New NCAA recruiting calendar hits Las Vegas hard
LAS VEGAS (AP) — Sin City had long been the epicenter of high-level amateur basketball. Hundreds of club teams descended upon the city every July, coaches from nearly every Division I program following to watch them.
Apparently, the sin surrounding the events in Las Vegas became too much. Spurred by a federal investigation into shady recruiting practices, the NCAA altered its recruiting calendar to just two live periods with club-level teams.
The changes hit the Las Vegas tournaments hard this summer.
Tournaments held in late July, once part of the live recruiting period, were played without college coaches in attendance. The one big Las Vegas tournament held during the live recruiting period in early July, the Las Vegas Classic, was lightly attended by college coaches because it was held at same time as the shoe company finals played on the other side of the country.

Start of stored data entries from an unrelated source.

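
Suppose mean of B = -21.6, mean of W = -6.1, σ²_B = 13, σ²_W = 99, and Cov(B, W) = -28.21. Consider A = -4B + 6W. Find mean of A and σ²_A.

mean of A = (-4)·mean of B + 6·mean of W = (-4)·(-21.6) + 6·(-6.1) = 49.8.
σ²_A = a²·σ²_B + b²·σ²_W + 2ab·Cov(B, W) with a = -4, b = 6.
= (-4)²·13 + 6²·99 + 2·(-4)·6·(-28.21)
= 208 + 3564 + 1354.08 = 5126.08.

mean of A = 49.8, σ²_A = 5126.08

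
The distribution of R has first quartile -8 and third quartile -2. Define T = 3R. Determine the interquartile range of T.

IQR of R = Q3 − Q1 = -2 − (-8) = 6.
Under T = aR + b, IQR(T) = |a|·IQR(R) = |3|·6 = 18 (shifts cancel; spread scales by |a|).

IQR(T) = 18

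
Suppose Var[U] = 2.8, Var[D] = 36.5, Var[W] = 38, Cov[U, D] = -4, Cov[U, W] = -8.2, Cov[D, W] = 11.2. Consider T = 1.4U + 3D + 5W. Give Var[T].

Var[T] = 1471.588

Var[T] = a²·Var[U] + b²·Var[D] + c²·Var[W] + 2ab·Cov[U, D] + 2ac·Cov[U, W] + 2bc·Cov[D, W], with a = 1.4, b = 3, c = 5.
= 5.488 + 328.5 + 950 + (-33.6) + (-114.8) + 336
= 1471.588.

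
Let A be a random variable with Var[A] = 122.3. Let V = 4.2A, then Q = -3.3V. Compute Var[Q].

Var[V] = 4.2²·122.3 = 2157.372.
Var[Q] = (-3.3)²·2157.372 = 23493.78108.

Var[Q] = 23493.78108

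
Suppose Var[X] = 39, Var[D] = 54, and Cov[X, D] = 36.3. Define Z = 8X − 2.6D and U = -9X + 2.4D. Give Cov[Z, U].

By bilinearity, Cov[Z, U] = ac·Var[X] + bd·Var[D] + (ad+bc)·Cov[X, D], with a=8, b=-2.6, c=-9, d=2.4.
ac·Var[X] = 8·(-9)·39 = -2808
bd·Var[D] = (-2.6)·2.4·54 = -336.96
(ad+bc)·Cov[X, D] = (42.6)·36.3 = 1546.38
Cov[Z, U] = -2808 + (-336.96) + 1546.38 = -1598.58.

Cov[Z, U] = -1598.58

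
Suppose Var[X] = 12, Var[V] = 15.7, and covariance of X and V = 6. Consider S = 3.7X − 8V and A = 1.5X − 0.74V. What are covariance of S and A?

By bilinearity, covariance of S and A = ac·Var[X] + bd·Var[V] + (ad+bc)·covariance of X and V, with a=3.7, b=-8, c=1.5, d=-0.74.
ac·Var[X] = 3.7·1.5·12 = 66.6
bd·Var[V] = (-8)·(-0.74)·15.7 = 92.944
(ad+bc)·covariance of X and V = (-14.738)·6 = -88.428
covariance of S and A = 66.6 + 92.944 + (-88.428) = 71.116.

covariance of S and A = 71.116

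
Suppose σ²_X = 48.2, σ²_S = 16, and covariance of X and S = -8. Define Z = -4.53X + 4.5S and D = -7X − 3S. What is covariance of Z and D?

By bilinearity, covariance of Z and D = ac·σ²_X + bd·σ²_S + (ad+bc)·covariance of X and S, with a=-4.53, b=4.5, c=-7, d=-3.
ac·σ²_X = (-4.53)·(-7)·48.2 = 1528.422
bd·σ²_S = 4.5·(-3)·16 = -216
(ad+bc)·covariance of X and S = (-17.91)·(-8) = 143.28
covariance of Z and D = 1528.422 + (-216) + 143.28 = 1455.702.

covariance of Z and D = 1455.702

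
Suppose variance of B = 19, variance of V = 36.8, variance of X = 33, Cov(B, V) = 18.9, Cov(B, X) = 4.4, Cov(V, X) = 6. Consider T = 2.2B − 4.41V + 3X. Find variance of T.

variance of T = a²·variance of B + b²·variance of V + c²·variance of X + 2ab·Cov(B, V) + 2ac·Cov(B, X) + 2bc·Cov(V, X), with a = 2.2, b = -4.41, c = 3.
= 91.96 + 715.69008 + 297 + (-366.7356) + 58.08 + (-158.76)
= 637.23448.

variance of T = 637.23448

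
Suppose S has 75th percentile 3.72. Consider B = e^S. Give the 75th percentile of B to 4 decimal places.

75th percentile of B = 41.2644

e^S is increasing, so P_{75}(B) = g(P_{75}(S)) ≈ 41.2644.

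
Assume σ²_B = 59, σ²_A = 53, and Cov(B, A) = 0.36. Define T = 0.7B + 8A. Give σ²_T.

σ²_T = a²·σ²_B + b²·σ²_A + 2ab·Cov(B, A) with a = 0.7, b = 8.
= 0.7²·59 + 8²·53 + 2·0.7·8·0.36
= 28.91 + 3392 + 4.032 = 3424.942.

σ²_T = 3424.942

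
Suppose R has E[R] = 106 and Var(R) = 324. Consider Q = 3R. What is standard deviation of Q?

Q = 3R is linear with a = 3, b = 0.
standard deviation of R = √324 = 18.
standard deviation of Q = |a|·standard deviation of R = |3|·18 = 54.

standard deviation of Q = 54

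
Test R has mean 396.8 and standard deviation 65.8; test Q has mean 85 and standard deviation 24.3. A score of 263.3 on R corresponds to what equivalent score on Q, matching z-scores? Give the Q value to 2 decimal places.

Q = 35.70

z = (263.3 − 396.8)/65.8 ≈ -2.0289.
Q = 85 + z·24.3 = 85 + (263.3 − 396.8)·24.3/65.8 ≈ 35.70.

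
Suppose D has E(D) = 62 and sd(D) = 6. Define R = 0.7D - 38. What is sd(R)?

sd(R) = 4.2

R = 0.7D - 38 is linear with a = 0.7, b = -38.
sd(R) = |a|·sd(D) = |0.7|·6 = 4.2.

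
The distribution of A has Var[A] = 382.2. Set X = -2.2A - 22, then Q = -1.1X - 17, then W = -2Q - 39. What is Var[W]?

Var[W] = 8953.26432

Var[X] = (-2.2)²·382.2 = 1849.848.
Var[Q] = (-1.1)²·1849.848 = 2238.31608.
Var[W] = (-2)²·2238.31608 = 8953.26432.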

“Las Vegas was great because there were so many basketball people and players all over the city,” Arkansas coach Eric Musselman said. “I imagine some people aren’t happy about it.”

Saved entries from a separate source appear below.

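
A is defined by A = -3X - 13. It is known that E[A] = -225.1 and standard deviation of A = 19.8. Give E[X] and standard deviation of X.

From A = -3X - 13: E[A] = a·E[X] + b, so E[X] = (E[A] − b)/a = (-225.1 − (-13))/(-3) = 70.7.
standard deviation of A = |a|·standard deviation of X, so standard deviation of X = 19.8/|-3| = 6.6.

E[X] = 70.7, standard deviation of X = 6.6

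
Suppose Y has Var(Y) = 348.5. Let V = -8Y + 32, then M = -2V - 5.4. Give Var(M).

Var(V) = (-8)²·348.5 = 22304.
Var(M) = (-2)²·22304 = 89216.

Var(M) = 89216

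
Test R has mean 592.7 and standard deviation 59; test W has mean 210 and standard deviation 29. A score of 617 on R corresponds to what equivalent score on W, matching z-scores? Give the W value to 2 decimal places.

W = 221.94

z = (617 − 592.7)/59 ≈ 0.4119.
W = 210 + z·29 = 210 + (617 − 592.7)·29/59 ≈ 221.94.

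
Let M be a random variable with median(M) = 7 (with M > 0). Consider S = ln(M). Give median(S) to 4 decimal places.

ln(M) is monotone on this domain, so median(S) = ln(7) ≈ 1.9459.

median(S) = 1.9459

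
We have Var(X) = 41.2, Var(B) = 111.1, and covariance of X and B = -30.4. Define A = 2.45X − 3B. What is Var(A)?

Var(A) = a²·Var(X) + b²·Var(B) + 2ab·covariance of X and B with a = 2.45, b = -3.
= 2.45²·41.2 + (-3)²·111.1 + 2·2.45·(-3)·(-30.4)
= 247.303 + 999.9 + 446.88 = 1694.083.

Var(A) = 1694.083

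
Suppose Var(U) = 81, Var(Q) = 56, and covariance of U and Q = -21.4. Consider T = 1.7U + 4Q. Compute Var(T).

Var(T) = a²·Var(U) + b²·Var(Q) + 2ab·covariance of U and Q with a = 1.7, b = 4.
= 1.7²·81 + 4²·56 + 2·1.7·4·(-21.4)
= 234.09 + 896 + (-291.04) = 839.05.

Var(T) = 839.05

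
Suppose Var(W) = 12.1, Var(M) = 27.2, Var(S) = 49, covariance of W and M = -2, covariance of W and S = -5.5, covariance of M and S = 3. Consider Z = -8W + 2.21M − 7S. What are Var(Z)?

Var(Z) = a²·Var(W) + b²·Var(M) + c²·Var(S) + 2ab·covariance of W and M + 2ac·covariance of W and S + 2bc·covariance of M and S, with a = -8, b = 2.21, c = -7.
= 774.4 + 132.84752 + 2401 + 70.72 + (-616) + (-92.82)
= 2670.14752.

Var(Z) = 2670.14752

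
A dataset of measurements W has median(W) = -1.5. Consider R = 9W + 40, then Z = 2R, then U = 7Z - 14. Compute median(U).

median(U) = 357

median(R) = 9·(-1.5) + 40 = 26.5.
median(Z) = 2·26.5 = 53.
median(U) = 7·53 + (-14) = 357.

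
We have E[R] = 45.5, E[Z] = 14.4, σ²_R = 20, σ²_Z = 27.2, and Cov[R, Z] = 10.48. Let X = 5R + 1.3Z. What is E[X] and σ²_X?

E[X] = 246.22, σ²_X = 682.208

E[X] = 5·E[R] + 1.3·E[Z] = 5·45.5 + 1.3·14.4 = 246.22.
σ²_X = a²·σ²_R + b²·σ²_Z + 2ab·Cov[R, Z] with a = 5, b = 1.3.
= 5²·20 + 1.3²·27.2 + 2·5·1.3·10.48
= 500 + 45.968 + 136.24 = 682.208.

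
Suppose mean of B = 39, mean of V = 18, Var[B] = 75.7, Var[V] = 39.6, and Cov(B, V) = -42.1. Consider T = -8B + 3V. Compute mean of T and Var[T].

mean of T = (-8)·mean of B + 3·mean of V = (-8)·39 + 3·18 = -258.
Var[T] = a²·Var[B] + b²·Var[V] + 2ab·Cov(B, V) with a = -8, b = 3.
= (-8)²·75.7 + 3²·39.6 + 2·(-8)·3·(-42.1)
= 4844.8 + 356.4 + 2020.8 = 7222.

mean of T = -258, Var[T] = 7222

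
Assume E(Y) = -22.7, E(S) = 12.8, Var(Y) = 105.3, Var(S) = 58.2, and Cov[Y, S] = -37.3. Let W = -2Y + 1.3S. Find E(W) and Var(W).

E(W) = (-2)·E(Y) + 1.3·E(S) = (-2)·(-22.7) + 1.3·12.8 = 62.04.
Var(W) = a²·Var(Y) + b²·Var(S) + 2ab·Cov[Y, S] with a = -2, b = 1.3.
= (-2)²·105.3 + 1.3²·58.2 + 2·(-2)·1.3·(-37.3)
= 421.2 + 98.358 + 193.96 = 713.518.

E(W) = 62.04, Var(W) = 713.518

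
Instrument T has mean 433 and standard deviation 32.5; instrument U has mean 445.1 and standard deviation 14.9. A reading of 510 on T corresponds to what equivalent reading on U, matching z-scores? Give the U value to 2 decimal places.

z = (510 − 433)/32.5 ≈ 2.3692.
U = 445.1 + z·14.9 = 445.1 + (510 − 433)·14.9/32.5 ≈ 480.40.

U = 480.40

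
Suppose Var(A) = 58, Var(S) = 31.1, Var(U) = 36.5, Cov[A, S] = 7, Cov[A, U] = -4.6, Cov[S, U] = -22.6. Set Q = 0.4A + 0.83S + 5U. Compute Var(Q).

Var(Q) = 741.87279

Var(Q) = a²·Var(A) + b²·Var(S) + c²·Var(U) + 2ab·Cov[A, S] + 2ac·Cov[A, U] + 2bc·Cov[S, U], with a = 0.4, b = 0.83, c = 5.
= 9.28 + 21.42479 + 912.5 + 4.648 + (-18.4) + (-187.58)
= 741.87279.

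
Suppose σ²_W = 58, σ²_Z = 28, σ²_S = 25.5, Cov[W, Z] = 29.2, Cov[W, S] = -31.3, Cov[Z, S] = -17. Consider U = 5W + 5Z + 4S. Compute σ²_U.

σ²_U = a²·σ²_W + b²·σ²_Z + c²·σ²_S + 2ab·Cov[W, Z] + 2ac·Cov[W, S] + 2bc·Cov[Z, S], with a = 5, b = 5, c = 4.
= 1450 + 700 + 408 + 1460 + (-1252) + (-680)
= 2086.

σ²_U = 2086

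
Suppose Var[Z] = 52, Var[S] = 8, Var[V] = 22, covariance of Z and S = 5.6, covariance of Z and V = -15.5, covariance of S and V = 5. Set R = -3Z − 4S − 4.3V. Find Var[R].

Var[R] = a²·Var[Z] + b²·Var[S] + c²·Var[V] + 2ab·covariance of Z and S + 2ac·covariance of Z and V + 2bc·covariance of S and V, with a = -3, b = -4, c = -4.3.
= 468 + 128 + 406.78 + 134.4 + (-399.9) + 172
= 909.28.

Var[R] = 909.28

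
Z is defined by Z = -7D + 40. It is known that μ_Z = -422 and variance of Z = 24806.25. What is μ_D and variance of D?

From Z = -7D + 40: μ_Z = a·μ_D + b, so μ_D = (μ_Z − b)/a = (-422 − 40)/(-7) = 66.
variance of Z = a²·variance of D, so variance of D = 24806.25/(-7)² = 506.25.

μ_D = 66, variance of D = 506.25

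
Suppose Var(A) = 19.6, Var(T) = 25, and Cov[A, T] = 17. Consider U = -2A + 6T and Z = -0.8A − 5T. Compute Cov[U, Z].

Cov[U, Z] = -630.24

By bilinearity, Cov[U, Z] = ac·Var(A) + bd·Var(T) + (ad+bc)·Cov[A, T], with a=-2, b=6, c=-0.8, d=-5.
ac·Var(A) = (-2)·(-0.8)·19.6 = 31.36
bd·Var(T) = 6·(-5)·25 = -750
(ad+bc)·Cov[A, T] = (5.2)·17 = 88.4
Cov[U, Z] = 31.36 + (-750) + 88.4 = -630.24.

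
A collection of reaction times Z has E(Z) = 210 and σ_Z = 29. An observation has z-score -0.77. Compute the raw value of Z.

Z = E(Z) + z·σ_Z = 210 + (-0.77)·29 = 187.67.

Z = 187.67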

The NCAA altered its recruiting calendar in the wake of the federal investigation that revealed a pay-to-play scheme between shoe companies and top-tier recruits. According to the investigation, some of the backdoor dealings happened in Las Vegas. Thousands of players were spread across the city every July, making it all but impossible for the NCAA to keep track of shady dealings in hotels, gyms, wherever.
The new recruiting calendar, among numerous policy changes made by the NCAA, sought to give the organization more control over the recruiting process. It still included two live recruiting periods for club teams — in April and July — but added high school tournaments and NCAA-run camps at four sites across the country.
The new calendar left some Las Vegas tournaments out of the loop and forced the Las Vegas Classic to stream its games so coaches could watch remotely from the South, where the Nike-run Peach Jam, Under Armour Finals and Adidas Summer Championships were held.
The Las Vegas Classic still drew thousands of players, but many standouts — and the coaches recruiting them — were across the country at the shoe-sponsored events.
“I enjoyed playing in Las Vegas,” Kentucky commit Devin Askew said while playing for Mater Dei High School at a Phoenix tournament this summer. “But I guess it’s not going to be the same anymore.”